Negligence – Foreseeability
Hutchins v. Metro Taxi Company, Inc., Superior Court of Connecticut, 2017 WL 1656918. The plaintiff alleged that she was assaulted while travelling as a passenger in the defendant’s taxi cab. According to the plaintiff, two males suddenly approached the taxi cab, became verbally abusive, and opened the rear door. A struggle ensued and one of the male assailants punched the plaintiff in the face with brass knuckles. The plaintiff alleged that the taxi cab driver was negligent in failing to lock the doors and by failing to drive away from the scene in time to prevent her injuries. The court held that as a common carrier, the defendant owed a heightened duty of care to aid and protect its passengers. This duty of care could extend to protecting passengers from the criminal assaults of third parties. Nevertheless, the court granted summary judgment in favor of the defendant because the plaintiff submitted no evidence to establish that the assault at issue was foreseeable. Specifically, the court noted that there was no evidence presented to show that the defendant had knowledge of prior violent crimes in the area.
Brian Gibbons - email@example.com
Amended Claim - Loss of Consortium
Collier v. Norm Bloom and Son, LLC, Superior Court of Connecticut, 2017 WL 1901867. The plaintiff filed a negligence action in March 2014, arising out of an incident occurring in mid-April 2011. After the plaintiff’s death, the plaintiff’s estate filed a request to amend to convert the negligence claim to a claim for wrongful death under C.G.S. §52-555. In addition, the estate requested to add claims for loss of consortium. The defendant objected to adding the loss of consortium claims, arguing that they were barred by the statute of limitations and did not relate back to the original claim. The court examined the statutory language, holding that “when a wrongful death claim can be asserted, an associated post-mortem loss of consortium claim can also be asserted…with the limitations period applicable to the wrongful death claim being applicable to the wrongful-death-based loss of consortium claim as well.” The court acknowledged that the ante-mortem loss of consortium claim was not as clear, but ultimately allowed the claim to proceed, reasoning that ante-mortem and post-mortem were issues of damages, and not the sufficiency of the claim. Finally, the court indicated that this decision was limited by the parties’ arguments. The parties did not treat ante-mortem and post-mortem claims as separate; therefore, the decision treated them as one claim.

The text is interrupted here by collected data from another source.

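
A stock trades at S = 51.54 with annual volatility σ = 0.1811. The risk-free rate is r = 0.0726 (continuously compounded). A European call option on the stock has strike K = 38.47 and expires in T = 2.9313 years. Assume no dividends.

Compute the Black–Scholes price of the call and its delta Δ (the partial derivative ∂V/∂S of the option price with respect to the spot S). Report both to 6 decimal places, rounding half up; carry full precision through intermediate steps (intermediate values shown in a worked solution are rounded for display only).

price = 20.710942
Δ = 0.962843

σ√T = 0.1811·√2.9313 = 0.310062
d₁ = (ln(S/K) + (r+σ²/2)T) / (σ√T) = (ln(51.54/38.47) + (0.0726+0.1811²/2)·2.9313) / 0.310062 = (0.292479 + 0.260882) / 0.310062 = 1.784679
d₂ = d₁ − σ√T = 1.784679 − 0.310062 = 1.474617
e^{−rT} = e^{−0.0726·2.9313} = 0.808308
N(d₁) = 0.962843,  N(d₂) = 0.929842
Call price V = S·N(d₁) − K·e^{−rT}·N(d₂) = 49.624942 − 28.914001 = 20.710942
Δ = N(d₁) = 0.962843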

Emily Holland - firstname.lastname@example.org
Common Law Indemnification
Maxwell v. Bozelko, Superior Court of Connecticut, 2017 WL 3251294. The plaintiffs alleged that the defendants had caused them to rely on a forged deed when acquiring a property. The plaintiffs sought indemnification from the defendants for the costs of litigation arising from an action brought against plaintiffs by the true owner of the property and for the judgment entered against the plaintiffs in that action. The issue before the court was whether the plaintiffs had properly alleged a cause of action for indemnification. The defendants filed motions to strike arguing the plaintiffs’ claims for common law indemnification were actually tort claims sounding in negligence or fraud. The defendants also filed motions for summary judgment on the grounds that the tort claims were barred by the statute of limitations. The court granted both the motions to strike and the motions for summary judgment. The court held that the indemnification claims fail because the duties owed to the true owner by the defendants and the plaintiffs, respectively, were not identical. Further, the court held that the plaintiffs’ damages incurred in defending the underlying action did not discharge an obligation for which the plaintiffs and defendants were jointly and severely liable.